Mine project opponents unhappy at prospect of having to pay for hard copy EES document

OPPONENTS of the Fingerboards mine project at Glenaladale are outraged Kalbar will charge a fee for its long-awaited Environmental Effects Statement, and have asked the Planning Minister and the Department of Land, Water, Environment and Planning to intervene.

A Minefree Glenaladale spokeswoman said the group felt it would be "unfair" for the community to have to pay for hard copies of Kalbar's EES, as it could be a financial barrier to reviewing the project and making submissions.

Under the current COVID-19 restrictions, Kalbar has announced that it was "unlikely" there will be hard copies of EES documents available to view at local libraries and government offices, as was normally the case during EES exhibition.

However, a Kalbar spokesman said fees charged for EES documents were not a Kalbar decision, but were up to Planning Minister Richard Wynne.

He said the company was waiting on the minister's advice on any costs associated with EES hard copies and as soon as it was received, Kalbar would notify the public of the details.

"We continue to work with the Department of Environment, Land, Water and Planning to finalise the details and procedures for the EES public exhibition and public access to copies of the exhibited EES documents," he said.

The Minefree Glenaladale spokeswoman said AGL had not charged a fee for the EES documents on the gas import jetty at Crib Point, which was more than 8000 pages.
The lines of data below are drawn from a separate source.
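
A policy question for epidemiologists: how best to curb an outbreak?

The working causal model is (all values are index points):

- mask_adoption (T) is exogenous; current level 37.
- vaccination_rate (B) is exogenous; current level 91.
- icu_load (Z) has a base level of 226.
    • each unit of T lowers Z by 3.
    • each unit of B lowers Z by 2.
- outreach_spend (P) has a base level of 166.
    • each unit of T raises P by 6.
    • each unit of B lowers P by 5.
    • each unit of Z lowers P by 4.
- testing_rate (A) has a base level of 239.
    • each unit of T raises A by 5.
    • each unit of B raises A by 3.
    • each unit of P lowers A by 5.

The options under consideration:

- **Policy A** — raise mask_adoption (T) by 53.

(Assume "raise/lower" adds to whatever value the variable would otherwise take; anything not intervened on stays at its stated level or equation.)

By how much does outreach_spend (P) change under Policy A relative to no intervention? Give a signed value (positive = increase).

954

Baseline:
  T = 37
  B = 91
  Z = 226 − 3·37 − 2·91 = -67
  P = 166 + 6·37 − 5·91 − 4·(-67) = 201
Policy A (T + 53):
  T = 37 + 53 = 90
  B = 91
  Z = 226 − 3·90 − 2·91 = -226
  P = 166 + 6·90 − 5·91 − 4·(-226) = 1155
Change in P: 1155 − 201 = 954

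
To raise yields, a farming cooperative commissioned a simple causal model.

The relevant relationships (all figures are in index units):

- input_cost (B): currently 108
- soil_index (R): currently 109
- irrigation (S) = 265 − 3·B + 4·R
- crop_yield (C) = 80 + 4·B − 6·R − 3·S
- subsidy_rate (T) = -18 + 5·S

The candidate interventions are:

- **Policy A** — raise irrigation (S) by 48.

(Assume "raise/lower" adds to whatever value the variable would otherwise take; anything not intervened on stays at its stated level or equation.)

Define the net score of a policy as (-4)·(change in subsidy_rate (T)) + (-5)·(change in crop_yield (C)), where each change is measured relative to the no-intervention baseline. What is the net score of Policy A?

Baseline:
  B = 108
  R = 109
  S = 265 − 3·108 + 4·109 = 377
  C = 80 + 4·108 − 6·109 − 3·377 = -1273
  T = -18 + 5·377 = 1867
Policy A (S + 48):
  B = 108
  R = 109
  S = 265 − 3·108 + 4·109 (+48 from intervention) = 425
  C = 80 + 4·108 − 6·109 − 3·425 = -1417
  T = -18 + 5·425 = 2107
ΔT = 2107 − 1867 = 240; ΔC = -1417 − (-1273) = -144
Score = (-4)·240 + (-5)·(-144) = -240

-240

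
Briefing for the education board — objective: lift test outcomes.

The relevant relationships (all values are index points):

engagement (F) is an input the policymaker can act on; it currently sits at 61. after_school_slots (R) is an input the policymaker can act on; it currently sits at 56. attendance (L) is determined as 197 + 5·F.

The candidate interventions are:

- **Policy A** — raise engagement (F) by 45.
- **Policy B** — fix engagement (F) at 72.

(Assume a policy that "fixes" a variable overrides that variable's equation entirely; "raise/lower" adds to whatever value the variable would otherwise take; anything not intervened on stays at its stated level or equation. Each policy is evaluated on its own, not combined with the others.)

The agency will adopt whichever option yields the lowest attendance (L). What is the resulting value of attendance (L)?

Policy A (F + 45):
  F = 61 + 45 = 106
  L = 197 + 5·106 = 727
Policy B (F := 72):
  F = 72
  L = 197 + 5·72 = 557
Comparing — Policy A: L=727, Policy B: L=557. Lowest is 557 (Policy B).

557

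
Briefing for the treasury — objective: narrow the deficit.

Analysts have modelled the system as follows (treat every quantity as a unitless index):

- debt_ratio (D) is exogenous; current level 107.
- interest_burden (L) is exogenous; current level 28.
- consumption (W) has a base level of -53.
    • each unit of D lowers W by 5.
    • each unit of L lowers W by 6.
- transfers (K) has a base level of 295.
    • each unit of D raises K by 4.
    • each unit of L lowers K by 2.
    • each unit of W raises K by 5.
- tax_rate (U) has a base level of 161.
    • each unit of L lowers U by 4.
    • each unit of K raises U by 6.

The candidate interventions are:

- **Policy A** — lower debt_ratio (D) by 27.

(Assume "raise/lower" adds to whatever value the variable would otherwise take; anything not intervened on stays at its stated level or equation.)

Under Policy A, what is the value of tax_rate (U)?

Policy A (D − 27):
  D = 107 − 27 = 80
  L = 28
  W = -53 − 5·80 − 6·28 = -621
  K = 295 + 4·80 − 2·28 + 5·(-621) = -2546
  U = 161 − 4·28 + 6·(-2546) = -15227

-15227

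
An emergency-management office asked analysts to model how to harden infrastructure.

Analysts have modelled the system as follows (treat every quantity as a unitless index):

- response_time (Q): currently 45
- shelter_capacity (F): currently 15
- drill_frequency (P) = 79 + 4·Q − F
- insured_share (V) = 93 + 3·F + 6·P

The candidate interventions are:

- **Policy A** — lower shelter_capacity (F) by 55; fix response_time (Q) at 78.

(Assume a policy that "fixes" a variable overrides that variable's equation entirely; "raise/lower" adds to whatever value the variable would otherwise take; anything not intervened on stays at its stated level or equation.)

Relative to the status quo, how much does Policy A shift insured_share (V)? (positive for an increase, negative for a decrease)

957

Baseline:
  Q = 45
  F = 15
  P = 79 + 4·45 − 15 = 244
  V = 93 + 3·15 + 6·244 = 1602
Policy A (F − 55, Q := 78):
  Q = 78
  F = 15 − 55 = -40
  P = 79 + 4·78 − (-40) = 431
  V = 93 + 3·(-40) + 6·431 = 2559
Change in V: 2559 − 1602 = 957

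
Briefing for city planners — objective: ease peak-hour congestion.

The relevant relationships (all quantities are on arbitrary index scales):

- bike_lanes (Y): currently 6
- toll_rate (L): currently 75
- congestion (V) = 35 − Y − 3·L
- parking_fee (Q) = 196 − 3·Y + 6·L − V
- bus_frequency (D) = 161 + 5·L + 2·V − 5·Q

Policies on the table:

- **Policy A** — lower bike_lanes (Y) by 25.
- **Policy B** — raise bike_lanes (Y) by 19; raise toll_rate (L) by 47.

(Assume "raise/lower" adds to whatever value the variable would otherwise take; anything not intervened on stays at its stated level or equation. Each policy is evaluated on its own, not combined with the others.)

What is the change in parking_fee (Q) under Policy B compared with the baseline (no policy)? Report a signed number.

Baseline:
  Y = 6
  L = 75
  V = 35 − 6 − 3·75 = -196
  Q = 196 − 3·6 + 6·75 − (-196) = 824
Policy B (Y + 19, L + 47):
  Y = 6 + 19 = 25
  L = 75 + 47 = 122
  V = 35 − 25 − 3·122 = -356
  Q = 196 − 3·25 + 6·122 − (-356) = 1209
Change in Q: 1209 − 824 = 385

385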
Kalbar told ABC radio recently that the EES statement would be released for public submissions in July, but the documents have not been released.

In a statement, Kalbar's chief executive Jozsef Patarica said releasing the EES this month was "looking highly unlikely".

According to Kalbar's Bulletin emailed on Thursday night, the EES hasn't been finished yet, and the adequacy review by DELWP was still underway.